Black (23.0%) and blue (15.2%) round out the top three, which between them account for nearly two-thirds of the market. Look wider and the dominance of muted tones is even starker: grey, black, white and silver together make up roughly 70% of every new car sold. The “monochrome majority” has held for years, driven by company-car and fleet demand — neutral colours are the easiest to remarket — and by buyers playing it safe with the biggest purchase after a home.
Colour matters more than most buyers realise — but not in the way the myths suggest. It does not change your insurance premium: insurers price on the model, your address and your driving record, not the paint, so a red car is no dearer to insure than a silver one. Where colour does count is resale. Popular neutrals sell fastest because the buyer pool is largest, while bolder choices can sit longer and occasionally fetch less. If you plan to sell within a few years, a mainstream colour is the pragmatic pick; if you are keeping the car for the long haul, choose whatever you actually like.
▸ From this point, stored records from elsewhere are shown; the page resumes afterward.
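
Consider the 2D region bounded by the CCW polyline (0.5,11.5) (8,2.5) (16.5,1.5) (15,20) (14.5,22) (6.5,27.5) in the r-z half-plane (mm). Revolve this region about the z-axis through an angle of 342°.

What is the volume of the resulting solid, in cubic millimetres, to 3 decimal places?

Volume = 15097.657 mm³

Profile (r,z), 6 vertices: (0.5,11.5) (8,2.5) (16.5,1.5) (15,20) (14.5,22) (6.5,27.5)
edge 0: (0.5,11.5)→(8,2.5)  cross = 0.5·2.5 − 8·11.5 = -90.7500; (r_i+r_j)·cross = 8.5·-90.7500 = -771.3750
edge 1: (8,2.5)→(16.5,1.5)  cross = 8·1.5 − 16.5·2.5 = -29.2500; (r_i+r_j)·cross = 24.5·-29.2500 = -716.6250
edge 2: (16.5,1.5)→(15,20)  cross = 16.5·20 − 15·1.5 = 307.5000; (r_i+r_j)·cross = 31.5·307.5000 = 9686.2500
edge 3: (15,20)→(14.5,22)  cross = 15·22 − 14.5·20 = 40.0000; (r_i+r_j)·cross = 29.5·40.0000 = 1180.0000
edge 4: (14.5,22)→(6.5,27.5)  cross = 14.5·27.5 − 6.5·22 = 255.7500; (r_i+r_j)·cross = 21·255.7500 = 5370.7500
edge 5: (6.5,27.5)→(0.5,11.5)  cross = 6.5·11.5 − 0.5·27.5 = 61.0000; (r_i+r_j)·cross = 7·61.0000 = 427.0000
Σcross = 544.2500 → A = |Σcross|/2 = 272.1250 mm²
Σ(r_i+r_j)·cross = 15176.0000 → first moment M = |Σ|/6 = 2529.3333
R_c = M/A = 2529.3333/272.1250 = 9.2947 mm
θ = 342° = 5.969026 rad
V = θ·R_c·A = 5.969026·9.2947·272.1250 = 15097.657 mm³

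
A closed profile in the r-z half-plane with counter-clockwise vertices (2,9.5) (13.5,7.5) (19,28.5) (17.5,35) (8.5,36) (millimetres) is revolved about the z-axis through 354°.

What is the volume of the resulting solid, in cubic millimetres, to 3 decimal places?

Profile (r,z), 5 vertices: (2,9.5) (13.5,7.5) (19,28.5) (17.5,35) (8.5,36)
edge 0: (2,9.5)→(13.5,7.5)  cross = 2·7.5 − 13.5·9.5 = -113.2500; (r_i+r_j)·cross = 15.5·-113.2500 = -1755.3750
edge 1: (13.5,7.5)→(19,28.5)  cross = 13.5·28.5 − 19·7.5 = 242.2500; (r_i+r_j)·cross = 32.5·242.2500 = 7873.1250
edge 2: (19,28.5)→(17.5,35)  cross = 19·35 − 17.5·28.5 = 166.2500; (r_i+r_j)·cross = 36.5·166.2500 = 6068.1250
edge 3: (17.5,35)→(8.5,36)  cross = 17.5·36 − 8.5·35 = 332.5000; (r_i+r_j)·cross = 26·332.5000 = 8645.0000
edge 4: (8.5,36)→(2,9.5)  cross = 8.5·9.5 − 2·36 = 8.7500; (r_i+r_j)·cross = 10.5·8.7500 = 91.8750
Σcross = 636.5000 → A = |Σcross|/2 = 318.2500 mm²
Σ(r_i+r_j)·cross = 20922.7500 → first moment M = |Σ|/6 = 3487.1250
R_c = M/A = 3487.1250/318.2500 = 10.9572 mm
θ = 354° = 6.178466 rad
V = θ·R_c·A = 6.178466·10.9572·318.2500 = 21545.082 mm³

Volume = 21545.082 mm³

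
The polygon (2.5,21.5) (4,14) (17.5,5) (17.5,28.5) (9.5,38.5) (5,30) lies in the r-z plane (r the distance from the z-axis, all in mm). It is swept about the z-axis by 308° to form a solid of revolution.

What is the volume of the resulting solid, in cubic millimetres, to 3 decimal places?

Volume = 19433.517 mm³

Profile (r,z), 6 vertices: (2.5,21.5) (4,14) (17.5,5) (17.5,28.5) (9.5,38.5) (5,30)
edge 0: (2.5,21.5)→(4,14)  cross = 2.5·14 − 4·21.5 = -51.0000; (r_i+r_j)·cross = 6.5·-51.0000 = -331.5000
edge 1: (4,14)→(17.5,5)  cross = 4·5 − 17.5·14 = -225.0000; (r_i+r_j)·cross = 21.5·-225.0000 = -4837.5000
edge 2: (17.5,5)→(17.5,28.5)  cross = 17.5·28.5 − 17.5·5 = 411.2500; (r_i+r_j)·cross = 35·411.2500 = 14393.7500
edge 3: (17.5,28.5)→(9.5,38.5)  cross = 17.5·38.5 − 9.5·28.5 = 403.0000; (r_i+r_j)·cross = 27·403.0000 = 10881.0000
edge 4: (9.5,38.5)→(5,30)  cross = 9.5·30 − 5·38.5 = 92.5000; (r_i+r_j)·cross = 14.5·92.5000 = 1341.2500
edge 5: (5,30)→(2.5,21.5)  cross = 5·21.5 − 2.5·30 = 32.5000; (r_i+r_j)·cross = 7.5·32.5000 = 243.7500
Σcross = 663.2500 → A = |Σcross|/2 = 331.6250 mm²
Σ(r_i+r_j)·cross = 21690.7500 → first moment M = |Σ|/6 = 3615.1250
R_c = M/A = 3615.1250/331.6250 = 10.9012 mm
θ = 308° = 5.375614 rad
V = θ·R_c·A = 5.375614·10.9012·331.6250 = 19433.517 mm³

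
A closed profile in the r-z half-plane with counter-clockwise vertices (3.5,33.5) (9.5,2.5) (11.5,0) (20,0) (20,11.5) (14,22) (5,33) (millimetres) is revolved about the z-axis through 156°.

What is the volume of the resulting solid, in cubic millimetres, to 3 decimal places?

Volume = 9615.150 mm³

Profile (r,z), 7 vertices: (3.5,33.5) (9.5,2.5) (11.5,0) (20,0) (20,11.5) (14,22) (5,33)
edge 0: (3.5,33.5)→(9.5,2.5)  cross = 3.5·2.5 − 9.5·33.5 = -309.5000; (r_i+r_j)·cross = 13·-309.5000 = -4023.5000
edge 1: (9.5,2.5)→(11.5,0)  cross = 9.5·0 − 11.5·2.5 = -28.7500; (r_i+r_j)·cross = 21·-28.7500 = -603.7500
edge 2: (11.5,0)→(20,0)  cross = 11.5·0 − 20·0 = 0.0000; (r_i+r_j)·cross = 31.5·0.0000 = 0.0000
edge 3: (20,0)→(20,11.5)  cross = 20·11.5 − 20·0 = 230.0000; (r_i+r_j)·cross = 40·230.0000 = 9200.0000
edge 4: (20,11.5)→(14,22)  cross = 20·22 − 14·11.5 = 279.0000; (r_i+r_j)·cross = 34·279.0000 = 9486.0000
edge 5: (14,22)→(5,33)  cross = 14·33 − 5·22 = 352.0000; (r_i+r_j)·cross = 19·352.0000 = 6688.0000
edge 6: (5,33)→(3.5,33.5)  cross = 5·33.5 − 3.5·33 = 52.0000; (r_i+r_j)·cross = 8.5·52.0000 = 442.0000
Σcross = 574.7500 → A = |Σcross|/2 = 287.3750 mm²
Σ(r_i+r_j)·cross = 21188.7500 → first moment M = |Σ|/6 = 3531.4583
R_c = M/A = 3531.4583/287.3750 = 12.2887 mm
θ = 156° = 2.722714 rad
V = θ·R_c·A = 2.722714·12.2887·287.3750 = 9615.150 mm³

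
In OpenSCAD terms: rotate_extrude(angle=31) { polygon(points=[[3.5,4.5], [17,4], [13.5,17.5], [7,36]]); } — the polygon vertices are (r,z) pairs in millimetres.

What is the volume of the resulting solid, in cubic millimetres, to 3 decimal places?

Volume = 1136.660 mm³

Profile (r,z), 4 vertices: (3.5,4.5) (17,4) (13.5,17.5) (7,36)
edge 0: (3.5,4.5)→(17,4)  cross = 3.5·4 − 17·4.5 = -62.5000; (r_i+r_j)·cross = 20.5·-62.5000 = -1281.2500
edge 1: (17,4)→(13.5,17.5)  cross = 17·17.5 − 13.5·4 = 243.5000; (r_i+r_j)·cross = 30.5·243.5000 = 7426.7500
edge 2: (13.5,17.5)→(7,36)  cross = 13.5·36 − 7·17.5 = 363.5000; (r_i+r_j)·cross = 20.5·363.5000 = 7451.7500
edge 3: (7,36)→(3.5,4.5)  cross = 7·4.5 − 3.5·36 = -94.5000; (r_i+r_j)·cross = 10.5·-94.5000 = -992.2500
Σcross = 450.0000 → A = |Σcross|/2 = 225.0000 mm²
Σ(r_i+r_j)·cross = 12605.0000 → first moment M = |Σ|/6 = 2100.8333
R_c = M/A = 2100.8333/225.0000 = 9.3370 mm
θ = 31° = 0.541052 rad
V = θ·R_c·A = 0.541052·9.3370·225.0000 = 1136.660 mm³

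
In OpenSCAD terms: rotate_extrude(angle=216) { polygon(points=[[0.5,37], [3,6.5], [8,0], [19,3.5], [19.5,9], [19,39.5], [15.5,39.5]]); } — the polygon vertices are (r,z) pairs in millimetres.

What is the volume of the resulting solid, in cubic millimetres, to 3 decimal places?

Volume = 25423.967 mm³

Profile (r,z), 7 vertices: (0.5,37) (3,6.5) (8,0) (19,3.5) (19.5,9) (19,39.5) (15.5,39.5)
edge 0: (0.5,37)→(3,6.5)  cross = 0.5·6.5 − 3·37 = -107.7500; (r_i+r_j)·cross = 3.5·-107.7500 = -377.1250
edge 1: (3,6.5)→(8,0)  cross = 3·0 − 8·6.5 = -52.0000; (r_i+r_j)·cross = 11·-52.0000 = -572.0000
edge 2: (8,0)→(19,3.5)  cross = 8·3.5 − 19·0 = 28.0000; (r_i+r_j)·cross = 27·28.0000 = 756.0000
edge 3: (19,3.5)→(19.5,9)  cross = 19·9 − 19.5·3.5 = 102.7500; (r_i+r_j)·cross = 38.5·102.7500 = 3955.8750
edge 4: (19.5,9)→(19,39.5)  cross = 19.5·39.5 − 19·9 = 599.2500; (r_i+r_j)·cross = 38.5·599.2500 = 23071.1250
edge 5: (19,39.5)→(15.5,39.5)  cross = 19·39.5 − 15.5·39.5 = 138.2500; (r_i+r_j)·cross = 34.5·138.2500 = 4769.6250
edge 6: (15.5,39.5)→(0.5,37)  cross = 15.5·37 − 0.5·39.5 = 553.7500; (r_i+r_j)·cross = 16·553.7500 = 8860.0000
Σcross = 1262.2500 → A = |Σcross|/2 = 631.1250 mm²
Σ(r_i+r_j)·cross = 40463.5000 → first moment M = |Σ|/6 = 6743.9167
R_c = M/A = 6743.9167/631.1250 = 10.6855 mm
θ = 216° = 3.769911 rad
V = θ·R_c·A = 3.769911·10.6855·631.1250 = 25423.967 mm³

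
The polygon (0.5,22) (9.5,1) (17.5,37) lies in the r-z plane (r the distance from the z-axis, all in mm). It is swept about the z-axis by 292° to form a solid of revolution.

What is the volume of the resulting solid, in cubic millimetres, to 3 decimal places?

Volume = 11492.295 mm³

Profile (r,z), 3 vertices: (0.5,22) (9.5,1) (17.5,37)
edge 0: (0.5,22)→(9.5,1)  cross = 0.5·1 − 9.5·22 = -208.5000; (r_i+r_j)·cross = 10·-208.5000 = -2085.0000
edge 1: (9.5,1)→(17.5,37)  cross = 9.5·37 − 17.5·1 = 334.0000; (r_i+r_j)·cross = 27·334.0000 = 9018.0000
edge 2: (17.5,37)→(0.5,22)  cross = 17.5·22 − 0.5·37 = 366.5000; (r_i+r_j)·cross = 18·366.5000 = 6597.0000
Σcross = 492.0000 → A = |Σcross|/2 = 246.0000 mm²
Σ(r_i+r_j)·cross = 13530.0000 → first moment M = |Σ|/6 = 2255.0000
R_c = M/A = 2255.0000/246.0000 = 9.1667 mm
θ = 292° = 5.096361 rad
V = θ·R_c·A = 5.096361·9.1667·246.0000 = 11492.295 mm³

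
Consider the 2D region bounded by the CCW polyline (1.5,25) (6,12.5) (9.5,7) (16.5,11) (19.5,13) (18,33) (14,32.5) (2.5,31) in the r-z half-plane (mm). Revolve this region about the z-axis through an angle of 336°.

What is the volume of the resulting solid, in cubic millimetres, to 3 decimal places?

Volume = 22202.874 mm³

Profile (r,z), 8 vertices: (1.5,25) (6,12.5) (9.5,7) (16.5,11) (19.5,13) (18,33) (14,32.5) (2.5,31)
edge 0: (1.5,25)→(6,12.5)  cross = 1.5·12.5 − 6·25 = -131.2500; (r_i+r_j)·cross = 7.5·-131.2500 = -984.3750
edge 1: (6,12.5)→(9.5,7)  cross = 6·7 − 9.5·12.5 = -76.7500; (r_i+r_j)·cross = 15.5·-76.7500 = -1189.6250
edge 2: (9.5,7)→(16.5,11)  cross = 9.5·11 − 16.5·7 = -11.0000; (r_i+r_j)·cross = 26·-11.0000 = -286.0000
edge 3: (16.5,11)→(19.5,13)  cross = 16.5·13 − 19.5·11 = 0.0000; (r_i+r_j)·cross = 36·0.0000 = 0.0000
edge 4: (19.5,13)→(18,33)  cross = 19.5·33 − 18·13 = 409.5000; (r_i+r_j)·cross = 37.5·409.5000 = 15356.2500
edge 5: (18,33)→(14,32.5)  cross = 18·32.5 − 14·33 = 123.0000; (r_i+r_j)·cross = 32·123.0000 = 3936.0000
edge 6: (14,32.5)→(2.5,31)  cross = 14·31 − 2.5·32.5 = 352.7500; (r_i+r_j)·cross = 16.5·352.7500 = 5820.3750
edge 7: (2.5,31)→(1.5,25)  cross = 2.5·25 − 1.5·31 = 16.0000; (r_i+r_j)·cross = 4·16.0000 = 64.0000
Σcross = 682.2500 → A = |Σcross|/2 = 341.1250 mm²
Σ(r_i+r_j)·cross = 22716.6250 → first moment M = |Σ|/6 = 3786.1042
R_c = M/A = 3786.1042/341.1250 = 11.0989 mm
θ = 336° = 5.864306 rad
V = θ·R_c·A = 5.864306·11.0989·341.1250 = 22202.874 mm³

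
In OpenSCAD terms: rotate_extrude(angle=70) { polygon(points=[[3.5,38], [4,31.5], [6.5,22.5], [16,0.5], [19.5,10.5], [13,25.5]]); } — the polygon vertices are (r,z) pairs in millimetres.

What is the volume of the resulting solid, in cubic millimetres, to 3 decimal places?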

There are early signs of a shift. Green was the standout riser in 2025, climbing to nearly 5% of registrations as SUV and EV buyers in particular moved away from pure greyscale. Reds and blues remain solid mid-table performers, and a long tail of rare shades — from bronze and beige to the vanishingly small numbers of pink and turquoise — keeps the bottom of the chart interesting. For now, though, Britain's new-car palette remains resolutely understated.